Here is another graph, this one plotting the use of the words nostalgia and Nostalgia (the search is case sensitive) just because I’m intrigued by the idea:
Another recent and more elegant instance of visualized data comes from Facebook. The graphic below was generated by potting lines representing a sampling of FB friendships. What is most fascinating about this graphic is that no independent lines representing the continents were included, all shapes emerged from the data:
So we have two instances of data rendered intelligible, at least let us say manageable or usable. But there is still another question, what does it mean? How do we interpret the data. The charts and image above represent a tremendous amount of data, but what do we make of it? That still requires judgment, context, and a story. This is more or less the point Katherine Hayles makes in her response to Ed Folsom’s “Database as Genre: The Epic Transformation of Archives.” Here are some comments I’ve taken from Hayles’ essay which apply rather well to both cases, especially to Google’s Ngram Viewer (keep in mind her responses are to Ed Folsom who maintains the Walt Whitman Archive online):
What it means that Whitman, say, used a certain word 298 times in Leaves of Grass while using another word only three times requires interpretation—and interpretation, almost inevitably, invokes narrative to achieve dramatic impact and significance …
These structures imply that the primary purpose of narrative is to search for meaning, making narrative an essential technology for human beings, who can arguably be defined as meaning-seeking animals …
Manovich touches on this contrast when he perceptively observes that for narrative, the syntagmatic order of linear unfolding is actually present on the page, while the paradigmatic possibilities of alternative word choices are only virtually present. For databases, the reverse is true: the paradigmatic possibilities are actually present in the columns and the rows, while the syntagmatic progress of choices concatenated into linear sequences by SQL commands is only virtually present …

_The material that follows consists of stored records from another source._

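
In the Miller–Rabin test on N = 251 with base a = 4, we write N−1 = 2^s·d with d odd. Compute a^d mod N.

251 − 1 = 250 = 2^1 · 125, so d = 125.
4^1 ≡ 4 (mod 251)
4^2 ≡ 4^2 = 16 ≡ 16 (mod 251)
4^4 ≡ 16^2 = 256 ≡ 5 (mod 251)
4^8 ≡ 5^2 = 25 ≡ 25 (mod 251)
4^16 ≡ 25^2 = 625 ≡ 123 (mod 251)
4^32 ≡ 123^2 = 15129 ≡ 69 (mod 251)
4^64 ≡ 69^2 = 4761 ≡ 243 (mod 251)
125 = 64 + 32 + 16 + 8 + 4 + 1 in binary powers of 2.
So 4^125 ≡ 243 · 69 · 123 · 25 · 5 · 4 ≡ 1 (mod 251).
Since 4^d ≡ 1 (mod 251), base 4 does not prove 251 composite.

1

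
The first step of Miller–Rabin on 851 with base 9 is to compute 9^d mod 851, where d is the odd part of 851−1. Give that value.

851 − 1 = 850 = 2^1 · 425, so d = 425.
9^1 ≡ 9 (mod 851)
9^2 ≡ 9^2 = 81 ≡ 81 (mod 851)
9^4 ≡ 81^2 = 6561 ≡ 604 (mod 851)
9^8 ≡ 604^2 = 364816 ≡ 588 (mod 851)
9^16 ≡ 588^2 = 345744 ≡ 238 (mod 851)
9^32 ≡ 238^2 = 56644 ≡ 478 (mod 851)
9^64 ≡ 478^2 = 228484 ≡ 416 (mod 851)
9^128 ≡ 416^2 = 173056 ≡ 303 (mod 851)
9^256 ≡ 303^2 = 91809 ≡ 752 (mod 851)
425 = 256 + 128 + 32 + 8 + 1 in binary powers of 2.
So 9^425 ≡ 752 · 303 · 478 · 588 · 9 ≡ 303 (mod 851).
Squaring chain: 303; never reaches −1, so base 9 is a Miller–Rabin witness that 851 is composite.

303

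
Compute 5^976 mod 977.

5^1 ≡ 5 (mod 977)
5^2 ≡ 5^2 = 25 ≡ 25 (mod 977)
5^4 ≡ 25^2 = 625 ≡ 625 (mod 977)
5^8 ≡ 625^2 = 390625 ≡ 802 (mod 977)
5^16 ≡ 802^2 = 643204 ≡ 338 (mod 977)
5^32 ≡ 338^2 = 114244 ≡ 912 (mod 977)
5^64 ≡ 912^2 = 831744 ≡ 317 (mod 977)
5^128 ≡ 317^2 = 100489 ≡ 835 (mod 977)
5^256 ≡ 835^2 = 697225 ≡ 624 (mod 977)
5^512 ≡ 624^2 = 389376 ≡ 530 (mod 977)
976 = 512 + 256 + 128 + 64 + 16 in binary powers of 2.
So 5^976 ≡ 530 · 624 · 835 · 317 · 338 ≡ 1 (mod 977).
Since the result is 1, base 5 gives no evidence that 977 is composite.

1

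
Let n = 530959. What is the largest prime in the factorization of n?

79

530959 = 11 · 48269
48269 = 13 · 3713
3713 = 47 · 79
79 is prime.
So 530959 = 11 · 13 · 47 · 79; the largest prime factor is 79.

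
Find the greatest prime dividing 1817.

1817 = 23 · 79
79 is prime.
So 1817 = 23 · 79; the largest prime factor is 79.

79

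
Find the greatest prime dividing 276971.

276971 = 47 · 5893
5893 = 71 · 83
83 is prime.
So 276971 = 47 · 71 · 83; the largest prime factor is 83.

83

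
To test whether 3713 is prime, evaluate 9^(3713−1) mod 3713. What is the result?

9^1 ≡ 9 (mod 3713)
9^2 ≡ 9^2 = 81 ≡ 81 (mod 3713)
9^4 ≡ 81^2 = 6561 ≡ 2848 (mod 3713)
9^8 ≡ 2848^2 = 8111104 ≡ 1912 (mod 3713)
9^16 ≡ 1912^2 = 3655744 ≡ 2152 (mod 3713)
9^32 ≡ 2152^2 = 4631104 ≡ 993 (mod 3713)
9^64 ≡ 993^2 = 986049 ≡ 2104 (mod 3713)
9^128 ≡ 2104^2 = 4426816 ≡ 920 (mod 3713)
9^256 ≡ 920^2 = 846400 ≡ 3549 (mod 3713)
9^512 ≡ 3549^2 = 12595401 ≡ 905 (mod 3713)
9^1024 ≡ 905^2 = 819025 ≡ 2165 (mod 3713)
9^2048 ≡ 2165^2 = 4687225 ≡ 1419 (mod 3713)
3712 = 2048 + 1024 + 512 + 128 in binary powers of 2.
So 9^3712 ≡ 1419 · 2165 · 905 · 920 ≡ 3390 (mod 3713).
Since 3390 ≠ 1, base 9 is a Fermat witness: 3713 is composite.

3390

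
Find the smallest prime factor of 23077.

47

23077 is odd.
Digit sum 19, not divisible by 3.
Ends in 7: not divisible by 5.
7: 23077 = 7·3296 + 5
11: 23077 = 11·2097 + 10
13: 23077 = 13·1775 + 2
17: 23077 = 17·1357 + 8
19: 23077 = 19·1214 + 11
23: 23077 = 23·1003 + 8
29: 23077 = 29·795 + 22
31: 23077 = 31·744 + 13
37: 23077 = 37·623 + 26
41: 23077 = 41·562 + 35
43: 23077 = 43·536 + 29
47: 23077 = 47·491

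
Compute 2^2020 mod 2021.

2^1 ≡ 2 (mod 2021)
2^2 ≡ 2^2 = 4 ≡ 4 (mod 2021)
2^4 ≡ 4^2 = 16 ≡ 16 (mod 2021)
2^8 ≡ 16^2 = 256 ≡ 256 (mod 2021)
2^16 ≡ 256^2 = 65536 ≡ 864 (mod 2021)
2^32 ≡ 864^2 = 746496 ≡ 747 (mod 2021)
2^64 ≡ 747^2 = 558009 ≡ 213 (mod 2021)
2^128 ≡ 213^2 = 45369 ≡ 907 (mod 2021)
2^256 ≡ 907^2 = 822649 ≡ 102 (mod 2021)
2^512 ≡ 102^2 = 10404 ≡ 299 (mod 2021)
2^1024 ≡ 299^2 = 89401 ≡ 477 (mod 2021)
2020 = 1024 + 512 + 256 + 128 + 64 + 32 + 4 in binary powers of 2.
So 2^2020 ≡ 477 · 299 · 102 · 907 · 213 · 747 · 16 ≡ 661 (mod 2021).
Since 661 ≠ 1, base 2 is a Fermat witness: 2021 is composite.

661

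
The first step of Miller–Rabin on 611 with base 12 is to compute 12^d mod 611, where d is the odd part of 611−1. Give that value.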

No longer singular, narratives remain the necessary others to database’s ontology, the perspectives that invest the formal logic of database operations with human meanings and that gesture toward the unknown hovering beyond the brink of what can be classified and enumerated.
In other words, data seeks a story because humans seek a story — it’s our primordial way of navigating the increasingly dense forest of data. It is also worth bearing in mind Jerome McGann’s observations regarding databases (also in response to Folsom):
No database can function without a user interface, and in the case of cultural materials the interface is an especially crucial element of these kinds of digital instruments. Interface embeds, implicitly and explicitly, many kinds of hierarchical and narrativized organizations. Indeed, the database—any database—represents an initial critical analysis of the content materials, and while its structure is not narrativized, it is severely constrained and organized. The free play offered to the user of such environments is at least as much a function of interface design as it is of its data structure—whether that structure be a database structure or, as in the case of The Walt Whitman Archive, a markup structure . . .
Bottom line: The interface is not neutral and for that matter neither is the data because it has already been tagged and marked up in certain way when the database architecture was designed and the information entered in accordingly.
If databases and interfaces that give us access to the immense amount of information being digitized are going to be useful to us, we need to make sure we understand the embedded limitations so that these limitations do not become immense blind spots for us as we try to do what we must always do with information — make a story out of it. And the making of the story, a basic human drive, requires an awareness of context, judgment and discernment, and a certain wisdom that, as of yet, the database and clever, even elegant, means of representing the data stored in them, are not by themselves going to bring to the task. It may be worth remembering the old adage, information is not knowledge and knowledge is not wisdom.